Solving a 50-year old mystery in antibiotics development points to new hope for anthrax treatment.

A fresh chink in the biochemical armour of bacteria has been found by scientists studying how an antibiotic, first identified in the 1950s, attacks cells.

The researchers report that the antibiotic shuts down the bacteria’s management of an essential amino acid, highlighting a previously unexploited weakness in a range of bugs, including anthrax, that could be targeted by drugs, they claim.

This bacterial Achilles’ heel is a recently-discovered RNA structure called a riboswitch, which regulates protein production. When the protein in question reaches a sufficiently high concentration, it triggers the riboswitch to halt further production. One such riboswitch controls how the amino acid lysine is used in the cell.

Ronald Breaker, of the Howard Hughes Medical Institute, Chevy Chase, Maryland, US, and his team, has now found a way to fool the riboswitch into halting lysine metabolism. They gave the bacterium Bacillus subtilis a dose of L-aminoethylcysteine (AEC) - an analogue of lysine - persuading the riboswitch that no more lysine was needed by the cell. Since the bacteria cannot use AEC in place of lysine, they soon run short of this vital biochemical building block.

Fifty years ago, separate research groups had found that analogues such as AEC were effective antibiotics. But they didn’t know why. Identifying their mode of action is helping Breaker’s team exploit the same weakness with other amino acid analogues.

Riboswitch-390

Antibacterial lysine analogues that target lysine riboswitches (Lysine riboswitch receptor, left).

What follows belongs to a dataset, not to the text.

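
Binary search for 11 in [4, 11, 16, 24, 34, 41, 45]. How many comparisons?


Search for 11:
[0,6] mid=3 arr[3]=24
[0,2] mid=1 arr[1]=11
Total: 2 comparisons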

Clinical applications are still a long way off, he cautioned. ’We can validate riboswitches as drug targets and we can examine the molecular recognition characteristics of their metabolite-binding pockets, but one will still have to address how the compounds get into bacteria or are tolerated by patients,’ Breaker told Chemistry World

But ’if a sufficiently large collection of compounds that mimic riboswitch ligands is tested, compounds with the right mix of properties will be found,’ he said.

The work marks ’an interesting proof of principle for riboswitches as drug targets,’ commented Beatrix S??, who works on RNA aptamers at the University of Erlangen, Germany. Riboswitches make promising targets, she said, because almost all known riboswitches are bacterial, and they bind with extremely high specificity.

Breaker has founded a company called BioRelix to discover and develop antibiotics, such as amino acid analogues, that target pathogens resistant to currently available drugs. In unpublished work sponsored by the US Defense Advanced Research Projects Agency (Darpa), he has identified a riboswitch class that can be exploited to kill Bacillus anthracis (anthrax).